Voyager, c'est faire des métaphores avec vos pieds, avec vos mains, avec vos yeux, avec votre cœur. Une différence entre le touriste et le voyageur est que seul le second rentre chez lui avec des chansons, des vers ou des mots résonnant à travers son corps (et le faisant danser) et illuminant sa prose quotidienne, sa vie de tous les jours.

Voyagez pour croire à nouveau en vous , pour trouver un sens à tout. Voyagez et parcourez des paysages lointains pour voyager et voyager, surtout, des paysages si souvent oubliés et cachés à la conscience.

Voyager pour se connaître et se connaître

Voyager pour perdre du poids , peser moins, découvrir l'apesanteur de l' essentiel (car ce qui est vraiment important n'écrase pas, ne fait pas mal), casser les amarres qui nous lient à un port (une manière d'être, une manière d'être ), faire l'expérience de la légèreté (des bagages, des préjugés, de l'inertie), se laisser emporter par la brise comme des plumes.

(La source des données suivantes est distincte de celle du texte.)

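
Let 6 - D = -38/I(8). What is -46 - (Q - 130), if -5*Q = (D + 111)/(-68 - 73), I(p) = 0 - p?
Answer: 236431/2820 ≈ 83.841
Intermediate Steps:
I(p) = -p
D = 5/4 (D = 6 - (-38)/((-1*8)) = 6 - (-38)/(-8) = 6 - (-38)*(-1)/8 = 6 - 1*19/4 = 6 - 19/4 = 5/4 ≈ 1.2500)
Q = 449/2820 (Q = -(5/4 + 111)/(5*(-68 - 73)) = -449/(20*(-141)) = -449*(-1)/(20*141) = -1/5*(-449/564) = 449/2820 ≈ 0.15922)
-46 - (Q - 130) = -46 - (449/2820 - 130) = -46 - 1*(-366151/2820) = -46 + 366151/2820 = 236431/2820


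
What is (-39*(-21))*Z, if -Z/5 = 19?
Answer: -77805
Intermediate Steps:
Z = -95 (Z = -5*19 = -95)
(-39*(-21))*Z = -39*(-21)*(-95) = 819*(-95) = -77805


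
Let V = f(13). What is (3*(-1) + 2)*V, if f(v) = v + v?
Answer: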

Voyager pour établir un échange fructueux entre le lointain et le proche et entre le centripète et le centrifuge, pour effacer progressivement les frontières, estomper les limites, s'enrichir de l'autre (mais pas au prix de l'autre ou du d'autres), pour forcer le Réel (dictatorial comme toutes les majuscules) à céder la place à des réalités toujours, heureusement, plurielles, contradictoires et irréductibles.

Voyager car il y a toujours une région qui nous ressemble et nous avons l'obligation de la découvrir. Le véritable voyageur part à la recherche de lui - même et ne rentre pas chez lui tant qu'il ne le fait pas.

Voyager sans cartes en main ou avec des cartes ouvertes à la rectification , à la nuance, à la surprise, à l'amour impossible, à la rivière banalisée, au volcan qui s'éveille (et nous avec), à des intensités non décrites.

Voyagez dans le temps pour ne pas tenir compte de ses calendriers oppressants et voyagez dans l'espace pour toucher les étoiles de nos propres mains. Voyagez pour devenir une montre qui nous obéit plutôt qu'à certaines lois mathématiques et un navire dirigé par nos instincts, intuitions, sensibilités, goûts ou besoins.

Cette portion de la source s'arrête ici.